Co-scénarisé et réalisé par Alberto Rodriguez, La Isla Minima/Marshland (Anatomie d’un double crime pour les francophones du Québec) est la réponse espagnole à la série policière True detective. ♥♥♥♥
En combinant minutieusement la bonne vieille façon de résoudre des enquêtes, des personnages travaillés et une atmosphère distinguée, on obtient un film de suspense divertissant et rempli d’émotion. La Isla Minima se déroule en Espagne (1980) au moment où le pays sort à peine de l’ère Franco. Dans le village du sud de Villafranco del Guadalquivir, un emplacement distant qui est entouré par des marécages, deux sœurs adolescentes ont disparu. Une paire de détectives, Juan (Javier Gutierrez) et Pedro (Raul Arevalo), arrivent pour enquêter sur les lieux. Ils interrogent le village au complet; du père curieusement hargneux envers ses filles au beau jeune homme nommé Quini. Peu de temps après, les corps des filles sont retrouvés dans les marais, violés et mutilés, et divers indices suggèrent des liens vers des disparitions qui ont eu lieu antérieurement.
verdadero detective
Les similarités avec True Detective sont immédiatement apparentes, à partir de la cinématographie légèrement jaunâtre du directeur photo Alex Catalán jusqu’à la relation curieusement complexe entre les deux flics idéologiquement opposés l’un de l’autre : le jeune Pedro est idéaliste, ambitieux et heureux d’être débarrassé de la dictature, tandis que Juan, ancien membre de la Gestapo espagnole, se compare à la gueule de bois de l’ère Franco et n’est pas opposé à tabasser des vieilles dames pour la récolte d’information.

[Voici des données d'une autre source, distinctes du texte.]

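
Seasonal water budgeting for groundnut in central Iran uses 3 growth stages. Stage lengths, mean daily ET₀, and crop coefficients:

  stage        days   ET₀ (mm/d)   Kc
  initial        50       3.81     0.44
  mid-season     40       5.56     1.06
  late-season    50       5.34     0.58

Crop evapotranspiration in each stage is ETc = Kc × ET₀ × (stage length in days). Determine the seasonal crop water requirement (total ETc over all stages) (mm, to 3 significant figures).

initial: 0.44 × 3.81 × 50 = 83.82 mm
mid-season: 1.06 × 5.56 × 40 = 235.74 mm
late-season: 0.58 × 5.34 × 50 = 154.86 mm
Seasonal total = 474.42 mm

474 mm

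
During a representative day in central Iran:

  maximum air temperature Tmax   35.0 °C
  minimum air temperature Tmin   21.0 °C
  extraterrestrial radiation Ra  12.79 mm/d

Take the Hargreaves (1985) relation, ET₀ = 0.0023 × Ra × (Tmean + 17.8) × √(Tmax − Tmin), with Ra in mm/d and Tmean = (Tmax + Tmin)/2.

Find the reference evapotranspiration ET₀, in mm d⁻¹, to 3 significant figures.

Tmean = (35.0 + 21.0)/2 = 28.00 °C
ET₀ = 0.0023 × 12.79 × (28.00 + 17.8) × √14.0 = 0.0023 × 12.79 × 45.80 × 3.7417 = 5.0412 mm/d

5.04 mm d⁻¹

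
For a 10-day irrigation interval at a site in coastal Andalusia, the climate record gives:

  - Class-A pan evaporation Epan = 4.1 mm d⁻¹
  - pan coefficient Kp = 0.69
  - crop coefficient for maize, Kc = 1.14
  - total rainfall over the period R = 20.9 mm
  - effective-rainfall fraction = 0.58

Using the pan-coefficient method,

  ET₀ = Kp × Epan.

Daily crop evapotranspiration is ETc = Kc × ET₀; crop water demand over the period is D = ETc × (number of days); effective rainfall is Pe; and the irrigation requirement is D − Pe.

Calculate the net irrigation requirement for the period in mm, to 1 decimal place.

ET₀ = 0.69 × 4.1 = 2.8290 mm/d
ETc = Kc × ET₀ = 1.14 × 2.8290 = 3.2251 mm/d
Crop demand D = ETc × 10 d = 3.2251 × 10 = 32.251 mm
Pe = 0.58 × 20.9 = 12.122 mm
D − Pe = 32.251 − 12.122 = 20.129 mm

20.1 mm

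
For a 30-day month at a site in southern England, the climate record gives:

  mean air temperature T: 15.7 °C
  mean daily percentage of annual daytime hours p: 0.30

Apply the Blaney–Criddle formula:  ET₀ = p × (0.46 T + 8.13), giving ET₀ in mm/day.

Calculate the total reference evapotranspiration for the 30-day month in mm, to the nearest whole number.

138 mm

ET₀ = 0.30 × (0.46 × 15.7 + 8.13) = 0.30 × 15.352 = 4.6056 mm/d
Monthly total = 4.6056 × 30 = 138.168 mm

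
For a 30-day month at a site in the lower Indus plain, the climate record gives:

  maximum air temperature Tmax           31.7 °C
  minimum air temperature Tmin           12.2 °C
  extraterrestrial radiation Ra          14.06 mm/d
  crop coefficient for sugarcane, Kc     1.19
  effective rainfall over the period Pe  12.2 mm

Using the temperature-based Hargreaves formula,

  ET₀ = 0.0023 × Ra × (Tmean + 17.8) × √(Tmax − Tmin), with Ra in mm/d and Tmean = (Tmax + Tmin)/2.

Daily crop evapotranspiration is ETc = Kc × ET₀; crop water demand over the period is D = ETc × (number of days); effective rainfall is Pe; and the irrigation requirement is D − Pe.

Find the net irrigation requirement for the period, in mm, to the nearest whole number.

Tmean = (31.7 + 12.2)/2 = 21.95 °C
ET₀ = 0.0023 × 14.06 × (21.95 + 17.8) × √19.5 = 0.0023 × 14.06 × 39.75 × 4.4159 = 5.6764 mm/d
ETc = Kc × ET₀ = 1.19 × 5.6764 = 6.7549 mm/d
Crop demand D = ETc × 30 d = 6.7549 × 30 = 202.647 mm
D − Pe = 202.647 − 12.2 = 190.447 mm

190 mm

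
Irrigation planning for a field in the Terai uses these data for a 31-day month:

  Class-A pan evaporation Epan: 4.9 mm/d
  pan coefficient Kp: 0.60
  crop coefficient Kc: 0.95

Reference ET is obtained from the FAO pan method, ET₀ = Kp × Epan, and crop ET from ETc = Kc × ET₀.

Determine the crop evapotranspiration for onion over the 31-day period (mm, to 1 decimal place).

86.6 mm

ET₀ = 0.60 × 4.9 = 2.9400 mm/d
ETc = Kc × ET₀ = 0.95 × 2.9400 = 2.7930 mm/d
Over 31 days: 2.7930 × 31 = 86.583 mm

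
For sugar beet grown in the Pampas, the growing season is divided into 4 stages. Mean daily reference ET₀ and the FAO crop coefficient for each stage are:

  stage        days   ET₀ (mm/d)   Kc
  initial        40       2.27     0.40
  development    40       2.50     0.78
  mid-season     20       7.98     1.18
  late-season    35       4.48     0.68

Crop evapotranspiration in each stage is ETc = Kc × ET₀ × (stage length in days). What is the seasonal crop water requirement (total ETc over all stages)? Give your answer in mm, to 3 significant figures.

initial: 0.40 × 2.27 × 40 = 36.32 mm
development: 0.78 × 2.50 × 40 = 78.00 mm
mid-season: 1.18 × 7.98 × 20 = 188.33 mm
late-season: 0.68 × 4.48 × 35 = 106.62 mm
Seasonal total = 409.27 mm

409 mm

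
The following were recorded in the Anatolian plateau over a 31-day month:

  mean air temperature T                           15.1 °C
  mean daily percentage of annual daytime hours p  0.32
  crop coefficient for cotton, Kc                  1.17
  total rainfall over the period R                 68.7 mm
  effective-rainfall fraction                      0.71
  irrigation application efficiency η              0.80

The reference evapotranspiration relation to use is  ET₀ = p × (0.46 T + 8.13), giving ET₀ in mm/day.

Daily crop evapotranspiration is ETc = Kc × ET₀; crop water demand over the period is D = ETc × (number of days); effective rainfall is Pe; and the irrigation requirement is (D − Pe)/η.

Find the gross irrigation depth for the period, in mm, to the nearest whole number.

158 mm

ET₀ = 0.32 × (0.46 × 15.1 + 8.13) = 0.32 × 15.076 = 4.8243 mm/d
ETc = Kc × ET₀ = 1.17 × 4.8243 = 5.6444 mm/d
Crop demand D = ETc × 31 d = 5.6444 × 31 = 174.976 mm
Pe = 0.71 × 68.7 = 48.777 mm
D − Pe = 174.976 − 48.777 = 126.199 mm
Gross irrigation = 126.199 / 0.80 = 157.749 mm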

Les acteurs Gutierrez et Arevalo sont à la fois remarquables et mémorables, générant une chimie austère et captivante ; les deux hommes sont affectés l’un par l’autre de manière subtile, mais efficace. En outre, le cinéaste a peuplé le petit village de personnages excentriques aux allures inhabituelles (notamment un trafiquant de drogue avec une voix troublante rauque et une femme qui prétend être capable de prédire l’avenir), qui donnent un semblant supplémentaire à l’authenticité du roman à sensation (pulp fiction).
Une mise en scène maîtrisée
La réalisation de Rodriguez est impressionnante tout au long du récit, créant un sentiment colossal d’une époque où l’atmosphère est palpable et tendue (le pays est en phase de transition et ce n’est pas tout le monde qui est heureux avec ce changement). Ce dernier maîtrise également les conventions du genre policier, on y retrouve d’ailleurs quelques séquences qui le démontrent parfaitement: une poursuite en voiture au crépuscule à travers les marais et une conclusion trempée par la pluie. Le film est également renforcé par l’utilisation élégante de photographies aériennes. Celle pendant le générique d’ouverture est particulièrement saisissante; la vue ressemble à des particules de cerveau. En fin de compte, La Isla Minima réussit à engendrer des sensations fortes, grâce à une intrigue excitante, de superbes performances, une atmosphère sentie et un scénario vivant qui rend un bel hommage aux films de détectives.